I am currently trying to integrate:$$\omega_{a,b,c} = \frac{(x-a)dy\wedge dz+(y-b)dz\wedge dx+(z-c)dx\wedge dy}{[(x-a)^2+(y-b)^2+(z-c)^2]^{3/2}}$$ over the unit sphere centered at $(a,b,c)$, with the standard orientation. I am supposed to show that this integral gives $-4\pi$. I am confused by how the spherical coord system of this differential form would look. I know that the form replacing $(x-a)$ with $x$, same with $y$ and $z$ gives: $$\sin\phi\, d\theta\wedge d\phi$$Am I allowed to use the same parametrization? Or would this give a completely different parametrization? I am looking for a way without using Stokes' Theorem, as this is required for another part of the question. Thank you.

Answer 1

Start by considering $(a,b,c) = (0,0,0)$. Set $D = [0,2\pi] \times [0,\pi]$ and let $\Phi \colon D \rightarrow S^2$ be the map given by

$$ \Phi(\theta, \varphi) = (\cos (\theta) \sin(\phi), \sin(\theta) \sin(\phi), \cos(\phi)) $$

(so $x = \cos(\theta) \sin(\phi)$, etc).
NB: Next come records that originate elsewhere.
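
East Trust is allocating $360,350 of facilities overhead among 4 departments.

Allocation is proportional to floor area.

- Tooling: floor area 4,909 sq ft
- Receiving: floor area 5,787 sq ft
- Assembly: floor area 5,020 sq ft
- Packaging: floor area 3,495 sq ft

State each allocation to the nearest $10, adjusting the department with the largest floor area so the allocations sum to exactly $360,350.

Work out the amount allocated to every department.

Tooling: $92,080 | Receiving: $108,550 | Assembly: $94,160 | Packaging: $65,560

Total floor area = 4,909 + 5,787 + 5,020 + 3,495 = 19,211.
Raw shares: Tooling 92,080.48; Receiving 108,549.55; Assembly 94,162.56; Packaging 65,557.40.
After rounding ($10): Tooling $92,080; Receiving $108,550; Assembly $94,160; Packaging $65,560. Sum = $360,350.
Sum already equals the total — no adjustment.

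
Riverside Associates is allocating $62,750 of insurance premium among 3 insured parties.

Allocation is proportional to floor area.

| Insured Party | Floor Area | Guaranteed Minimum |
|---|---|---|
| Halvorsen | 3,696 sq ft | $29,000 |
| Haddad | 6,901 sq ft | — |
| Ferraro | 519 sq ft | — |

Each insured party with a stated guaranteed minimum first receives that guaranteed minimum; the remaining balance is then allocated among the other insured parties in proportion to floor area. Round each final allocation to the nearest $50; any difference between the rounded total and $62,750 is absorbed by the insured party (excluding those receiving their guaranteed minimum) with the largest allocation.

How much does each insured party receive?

Fund the minimums — Halvorsen $29,000. Balance $33,750.
Balance split over remaining floor area 7,420: Haddad 31,389.32 → $31,400; Ferraro 2,360.68 → $2,350.

Halvorsen: $29,000; Haddad: $31,400; Ferraro: $2,350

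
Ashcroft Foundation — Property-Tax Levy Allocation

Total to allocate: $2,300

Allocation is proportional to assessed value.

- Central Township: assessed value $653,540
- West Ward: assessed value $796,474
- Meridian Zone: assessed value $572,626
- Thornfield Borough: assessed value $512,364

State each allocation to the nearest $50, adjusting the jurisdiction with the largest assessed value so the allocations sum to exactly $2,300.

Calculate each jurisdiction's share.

Total assessed value = 2,535,004.
Pro-rata amounts: Central Township 653,540/2,535,004 × $2,300 = 592.95; West Ward 796,474/2,535,004 × $2,300 = 722.64; Meridian Zone 572,626/2,535,004 × $2,300 = 519.54; Thornfield Borough 512,364/2,535,004 × $2,300 = 464.87.
After rounding ($50): Central Township $600; West Ward $700; Meridian Zone $500; Thornfield Borough $450. Sum = $2,250.
Difference $2,300 − $2,250 = +$50 applied to largest assessed value (West Ward): West Ward becomes $750.

Central Township: $600 · West Ward: $750 · Meridian Zone: $500 · Thornfield Borough: $450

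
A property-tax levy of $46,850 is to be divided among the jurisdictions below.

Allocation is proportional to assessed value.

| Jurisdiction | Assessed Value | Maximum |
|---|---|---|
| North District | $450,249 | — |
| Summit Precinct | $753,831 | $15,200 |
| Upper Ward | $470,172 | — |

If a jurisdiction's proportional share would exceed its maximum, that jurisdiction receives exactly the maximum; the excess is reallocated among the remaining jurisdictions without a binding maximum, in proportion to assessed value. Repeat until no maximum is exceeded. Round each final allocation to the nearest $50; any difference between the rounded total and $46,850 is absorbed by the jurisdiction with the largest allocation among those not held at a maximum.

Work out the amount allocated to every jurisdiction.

Combined assessed value = 1,674,252.
Pro-rata shares before constraints: North District 12,599.16; Summit Precinct 21,094.19; Upper Ward 13,156.66.
Capped: Summit Precinct ($15,200); remaining pool $31,650 reallocated over remaining assessed value 920,421.
Shares after redistribution: North District 15,482.46 → $15,500; Upper Ward 16,167.54 → $16,150.

North District: $15,500 · Summit Precinct: $15,200 · Upper Ward: $16,150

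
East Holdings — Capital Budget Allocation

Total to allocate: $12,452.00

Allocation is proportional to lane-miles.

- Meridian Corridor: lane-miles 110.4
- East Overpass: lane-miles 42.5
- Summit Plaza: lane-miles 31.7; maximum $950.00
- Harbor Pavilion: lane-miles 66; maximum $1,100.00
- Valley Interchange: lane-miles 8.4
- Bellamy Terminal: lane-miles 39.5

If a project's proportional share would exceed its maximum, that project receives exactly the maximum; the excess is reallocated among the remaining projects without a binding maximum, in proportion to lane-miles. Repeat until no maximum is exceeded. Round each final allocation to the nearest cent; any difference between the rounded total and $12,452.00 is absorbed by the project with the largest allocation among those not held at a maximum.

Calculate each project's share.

Total lane-miles = 298.5.
Unconstrained shares: Meridian Corridor 4,605.3628; East Overpass 1,772.8978; Summit Plaza 1,322.3732; Harbor Pavilion 2,753.2060; Valley Interchange 350.4080; Bellamy Terminal 1,647.7521.
Cap binds for Summit Plaza ($950.00), Harbor Pavilion ($1,100.00); balance $10,402.00 reallocated over remaining lane-miles 200.8.
Shares after redistribution: Meridian Corridor 5,719.0279 → $5,719.03; East Overpass 2,201.6185 → $2,201.62; Valley Interchange 435.1434 → $435.14; Bellamy Terminal 2,046.2102 → $2,046.21.

Meridian Corridor: $5,719.03 · East Overpass: $2,201.62 · Summit Plaza: $950.00 · Harbor Pavilion: $1,100.00 · Valley Interchange: $435.14 · Bellamy Terminal: $2,046.21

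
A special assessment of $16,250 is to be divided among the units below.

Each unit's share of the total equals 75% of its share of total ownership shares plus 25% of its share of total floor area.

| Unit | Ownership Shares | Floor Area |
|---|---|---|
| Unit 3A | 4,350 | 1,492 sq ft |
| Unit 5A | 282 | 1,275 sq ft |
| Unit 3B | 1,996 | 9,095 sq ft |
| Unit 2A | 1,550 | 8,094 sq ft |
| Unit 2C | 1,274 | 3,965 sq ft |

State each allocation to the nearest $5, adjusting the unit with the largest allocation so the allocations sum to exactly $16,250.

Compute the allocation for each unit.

Totals — ownership shares 9,452, floor area 23,921.
Blended shares (75% ownership shares + 25% floor area): Unit 3A 0.3608; Unit 5A 0.0357; Unit 3B 0.2534; Unit 2A 0.2076; Unit 2C 0.1425.
Proportional shares: Unit 3A 5,862.32; Unit 5A 580.15; Unit 3B 4,118.26; Unit 2A 3,373.19; Unit 2C 2,316.08.
After rounding ($5): Unit 3A $5,860; Unit 5A $580; Unit 3B $4,120; Unit 2A $3,375; Unit 2C $2,315. Sum = $16,250.
No rounding difference to absorb.

Unit 3A: $5,860; Unit 5A: $580; Unit 3B: $4,120; Unit 2A: $3,375; Unit 2C: $2,315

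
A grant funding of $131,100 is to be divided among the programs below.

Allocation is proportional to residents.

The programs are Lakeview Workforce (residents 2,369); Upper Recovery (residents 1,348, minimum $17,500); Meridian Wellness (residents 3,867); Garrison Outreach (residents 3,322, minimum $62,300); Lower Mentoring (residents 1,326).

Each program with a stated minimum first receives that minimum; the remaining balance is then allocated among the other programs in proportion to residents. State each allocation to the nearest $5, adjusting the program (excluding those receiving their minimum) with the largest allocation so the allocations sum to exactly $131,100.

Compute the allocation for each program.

Lakeview Workforce: $16,070 · Upper Recovery: $17,500 · Meridian Wellness: $26,235 · Garrison Outreach: $62,300 · Lower Mentoring: $8,995

Fund the minimums — Upper Recovery $17,500; Garrison Outreach $62,300. Balance $51,300.
Balance split over remaining residents 7,562: Lakeview Workforce 16,071.11 → $16,070; Meridian Wellness 26,233.42 → $26,235; Lower Mentoring 8,995.48 → $8,995.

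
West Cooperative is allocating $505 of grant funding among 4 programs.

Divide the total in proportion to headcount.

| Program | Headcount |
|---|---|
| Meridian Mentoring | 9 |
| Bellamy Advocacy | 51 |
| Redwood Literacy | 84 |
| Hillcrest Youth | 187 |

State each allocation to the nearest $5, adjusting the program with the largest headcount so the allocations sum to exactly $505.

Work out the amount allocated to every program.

Total headcount = 331.
Raw shares: Meridian Mentoring 9/331 × $505 = 13.73; Bellamy Advocacy 51/331 × $505 = 77.81; Redwood Literacy 84/331 × $505 = 128.16; Hillcrest Youth 187/331 × $505 = 285.30.
Rounded to nearest $5: Meridian Mentoring $15; Bellamy Advocacy $80; Redwood Literacy $130; Hillcrest Youth $285. Sum = $510.
Difference $505 − $510 = −$5 applied to largest headcount (Hillcrest Youth): Hillcrest Youth becomes $280.

Meridian Mentoring: $15; Bellamy Advocacy: $80; Redwood Literacy: $130; Hillcrest Youth: $280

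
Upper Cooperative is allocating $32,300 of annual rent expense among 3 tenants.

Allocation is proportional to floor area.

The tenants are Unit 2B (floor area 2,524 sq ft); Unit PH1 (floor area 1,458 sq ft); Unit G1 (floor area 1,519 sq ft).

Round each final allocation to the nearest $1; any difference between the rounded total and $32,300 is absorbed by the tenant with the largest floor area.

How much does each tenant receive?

Floor area total: 2,524 + 1,458 + 1,519 = 5,501.
Pro-rata amounts: Unit 2B 14,820.07; Unit PH1 8,560.88; Unit G1 8,919.05.
At nearest $1: Unit 2B $14,820; Unit PH1 $8,561; Unit G1 $8,919. Sum = $32,300.
No rounding difference to absorb.

Unit 2B: $14,820; Unit PH1: $8,561; Unit G1: $8,919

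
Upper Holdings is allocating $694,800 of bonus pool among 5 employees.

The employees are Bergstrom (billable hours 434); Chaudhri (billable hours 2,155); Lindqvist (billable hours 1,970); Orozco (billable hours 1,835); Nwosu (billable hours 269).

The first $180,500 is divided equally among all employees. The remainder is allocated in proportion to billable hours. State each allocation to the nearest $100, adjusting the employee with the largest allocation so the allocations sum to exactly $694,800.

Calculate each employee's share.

Bergstrom: $69,600 · Chaudhri: $202,400 · Lindqvist: $188,200 · Orozco: $177,700 · Nwosu: $56,900

First tranche $180,500 split equally: $36,100 each.
Remainder $514,300 by billable hours (total 6,663): Bergstrom 33,499.35 → $33,500; Chaudhri 166,338.96 → $166,300; Lindqvist 152,059.28 → $152,100; Orozco 141,638.98 → $141,600; Nwosu 20,763.42 → $20,800.
Totals: Bergstrom $36,100 + $33,500 = $69,600; Chaudhri $36,100 + $166,300 = $202,400; Lindqvist $36,100 + $152,100 = $188,200; Orozco $36,100 + $141,600 = $177,700; Nwosu $36,100 + $20,800 = $56,900.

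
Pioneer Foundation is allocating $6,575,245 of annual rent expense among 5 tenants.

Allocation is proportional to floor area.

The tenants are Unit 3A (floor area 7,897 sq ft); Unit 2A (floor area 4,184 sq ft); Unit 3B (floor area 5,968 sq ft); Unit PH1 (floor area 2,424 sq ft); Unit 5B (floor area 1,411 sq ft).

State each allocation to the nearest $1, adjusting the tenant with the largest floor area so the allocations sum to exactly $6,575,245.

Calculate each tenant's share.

Unit 3A: $2,372,724; Unit 2A: $1,257,121; Unit 3B: $1,793,139; Unit PH1: $728,313; Unit 5B: $423,948

Floor area total: 21,884.
Proportional shares: Unit 3A 7,897/21,884 × $6,575,245 = 2,372,724.81; Unit 2A 4,184/21,884 × $6,575,245 = 1,257,120.503; Unit 3B 5,968/21,884 × $6,575,245 = 1,793,139.38; Unit PH1 2,424/21,884 × $6,575,245 = 728,312.64; Unit 5B 1,411/21,884 × $6,575,245 = 423,947.66.
After rounding ($1): Unit 3A $2,372,725; Unit 2A $1,257,121; Unit 3B $1,793,139; Unit PH1 $728,313; Unit 5B $423,948. Sum = $6,575,246.
Difference $6,575,245 − $6,575,246 = −$1 applied to largest floor area (Unit 3A): Unit 3A becomes $2,372,724.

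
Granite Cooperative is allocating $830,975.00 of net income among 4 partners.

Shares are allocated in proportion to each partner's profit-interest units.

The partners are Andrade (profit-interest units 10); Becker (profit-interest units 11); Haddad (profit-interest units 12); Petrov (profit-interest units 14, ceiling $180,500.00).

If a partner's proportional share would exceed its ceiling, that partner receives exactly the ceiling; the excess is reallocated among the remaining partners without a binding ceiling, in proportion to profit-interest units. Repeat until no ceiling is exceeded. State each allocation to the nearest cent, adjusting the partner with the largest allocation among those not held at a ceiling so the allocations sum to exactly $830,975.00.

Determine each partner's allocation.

Total profit-interest units = 47.
Proportional shares (ignoring caps): Andrade 176,803.1915; Becker 194,483.5106; Haddad 212,163.8298; Petrov 247,524.4681.
Held at cap: Petrov ($180,500.00); balance $650,475.00 reallocated over remaining profit-interest units 33.
Shares after redistribution: Andrade 197,113.6364 → $197,113.64; Becker 216,825.0000 → $216,825.00; Haddad 236,536.3636 → $236,536.36.

Andrade: $197,113.64; Becker: $216,825.00; Haddad: $236,536.36; Petrov: $180,500.00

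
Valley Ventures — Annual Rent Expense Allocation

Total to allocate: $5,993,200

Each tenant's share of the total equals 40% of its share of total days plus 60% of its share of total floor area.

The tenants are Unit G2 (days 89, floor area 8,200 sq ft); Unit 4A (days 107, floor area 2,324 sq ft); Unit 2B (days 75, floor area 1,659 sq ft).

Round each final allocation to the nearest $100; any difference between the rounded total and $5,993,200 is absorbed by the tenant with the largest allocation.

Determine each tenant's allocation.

Unit G2: $3,207,600 · Unit 4A: $1,632,500 · Unit 2B: $1,153,100

Totals — days 271, floor area 12,183.
Blended shares (40% days + 60% floor area): Unit G2 0.5352; Unit 4A 0.2724; Unit 2B 0.1924.
Pro-rata amounts: Unit G2 3,207,600.99; Unit 4A 1,632,476.64; Unit 2B 1,153,122.37.
At nearest $100: Unit G2 $3,207,600; Unit 4A $1,632,500; Unit 2B $1,153,100. Sum = $5,993,200.
No rounding difference to absorb.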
Since $\Phi|_{D^{\circ}}$ is an orientation preserving diffeomorphism from $D^{\circ}$ onto a subset of $S^2$ whose complement is of measure zero, we have

$$ \int_{S^2} \omega = \int_D \Phi^{*}(\omega) $$

so it is enough to calculate the pullback of $\omega$ along the spherical coordinate system $\Phi$ and integrate the result over $D$. I'll demonstrate how to calculate the pullback of first summand $\frac{x dy \wedge dz}{(x^2 + y^2 + z^2)^{\frac{3}{2}}}$ of $\omega$ to $D$ and leave the rest to you:

$$ \Phi^{*} \left(\frac{x dy \wedge dz}{(x^2 + y^2 + z^2)^{\frac{3}{2}}} \right) = \frac{(\cos(\theta)\sin(\phi)) d(\sin(\theta)\sin(\phi)) \wedge d(\cos(\phi))}{1} = (\cos(\theta)\sin(\phi)) (\sin(\phi) d(\sin(\theta)) + \sin(\theta) d(\sin(\phi))) \wedge d(\cos(\phi)) \\ = (\cos(\theta)\sin(\phi))(\sin(\phi)\cos(\theta) d\theta + \sin(\theta)\cos(\phi) d\phi) \wedge (-\sin(\phi) d\phi) = \\ -\cos^2(\theta)\sin^3(\phi) d\theta \wedge d \phi.$$

The algorithm for computing the expression above is simply replacing $x,y,z$ with the appropriate expressions in terms of $\theta,\phi$ and then calculating the differentials using the exterior derivative calculus.